With an estimated deer population of 675,000 statewide, hunters have good opportunity for success. Archery season opened September 29 and runs through February 3, 2008. Deer gun season will open November 26 and extend through December 2, and be open for an extra weekend on December 15 and 16. The statewide muzzleloader season is December 27 through December 30.

For additional information on all of Ohio&#8217;s deer hunting seasons and requirements as well as more information on controlled hunts, hunters are advised to review the 2007-2008 Ohio Hunting and Trapping Regulations. Information is also available online at wildohio.com


----------



## Bassnpro1 (Apr 6, 2004)

I figured the numbers would be down a bit with the amount of rain we got that week.


----------



## Skarfer (Jan 27, 2006)

Have you guys ever seen the racks on some of the bucks at Salt Fork????

HOLY COW!!

We have a camper down there and every fall we take drives over to the golf course and look at all the deer. We got some nice pics a couple of years ago of 2 bucks right alongside the road that about made me crap my pants........one came right up to the truck and sniffed my wifes hand. It was crazy.

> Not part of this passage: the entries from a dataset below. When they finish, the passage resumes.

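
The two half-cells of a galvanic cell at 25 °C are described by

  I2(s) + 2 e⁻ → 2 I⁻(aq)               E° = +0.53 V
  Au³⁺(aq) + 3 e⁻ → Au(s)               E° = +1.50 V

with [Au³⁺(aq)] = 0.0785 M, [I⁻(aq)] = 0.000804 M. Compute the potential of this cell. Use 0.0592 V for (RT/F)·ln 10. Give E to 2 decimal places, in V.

+0.76 V

Au³⁺/Au is reduced (cathode, E° = +1.50 V) and I₂/I⁻ is oxidized (anode).
The standard potential is +1.50 − (+0.53) = +0.97 V and the balanced reaction transfers n = 6 electrons.
Balancing gives 2 Au³⁺(aq) + 6 I⁻(aq) → 2 Au(s) + 3 I2(s); hence Q = 1 / ([Au³⁺(aq)]^2·[I⁻(aq)]^6) = 6.01×10^20 (log Q = 20.779).
By the Nernst equation, E = +0.97 − (0.0592/6)·(20.779) = +0.76 V.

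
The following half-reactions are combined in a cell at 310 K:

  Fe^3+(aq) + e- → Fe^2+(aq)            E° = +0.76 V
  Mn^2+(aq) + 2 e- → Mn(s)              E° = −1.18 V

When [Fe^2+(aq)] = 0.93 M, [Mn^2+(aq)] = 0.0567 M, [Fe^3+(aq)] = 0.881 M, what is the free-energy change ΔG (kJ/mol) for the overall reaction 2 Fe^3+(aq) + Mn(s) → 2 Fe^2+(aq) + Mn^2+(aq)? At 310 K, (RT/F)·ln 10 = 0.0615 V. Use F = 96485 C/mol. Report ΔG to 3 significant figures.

E°cell = +0.76 − (−1.18) = +1.94 V; the balanced reaction transfers n = 2 electrons.
Here Q = ([Fe^2+(aq)]^2·[Mn^2+(aq)]) / [Fe^3+(aq)]^2 = 0.0632 (log Q = −1.199), giving E = +1.94 − (0.0615/2)·(−1.199) = +1.9769 V.
Finally ΔG = −nFE = −(2)(96485 C/mol)(+1.9769 V) = −381 kJ/mol.

−381 kJ/mol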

i don't know if these are anywhere near the hunting areas - but if it's any indication of what's down there........I'd love to see some pics!!!


----------



## buckeye024 (Apr 14, 2006)

I'm glad the State went to controlled hunt status on the early muzzleloading season. I used to question them every year asking "How in the world can you manage a deer herd in these areas when you allow about 100 bucks a year to be killed in each area during a 1 week period?" Not to mention the bucks killed during the regular seasons...those areas get a lot of pressure.

At least now that they limit the number bucks killed, quality bucks may be able to grow.


----------



## Fishstix (Aug 16, 2005)

It surprises me that they give out all of those permits and are only able to kill 275 deer!!! What is with that?


----------



## Papascott (Apr 22, 2004)

Alot of people do not even go. I know quite a few that Recieved doe tags so that just bow hunt else where that week.

Scott


----------



## woodysoutdoors (May 18, 2007)

we went out I think 3 days but the weather was horrible. That tues it rained something aweful! we did not get anything. wild cat hollow.


----------



## c75 (May 29, 2007)

according to some dow officers I was talking with, there was a mysteriously HIGH number of either/or tags at Salt fork that was given to non -residents....they had one group of 4 guys together from NY, who ALL had either/or tags.....


----------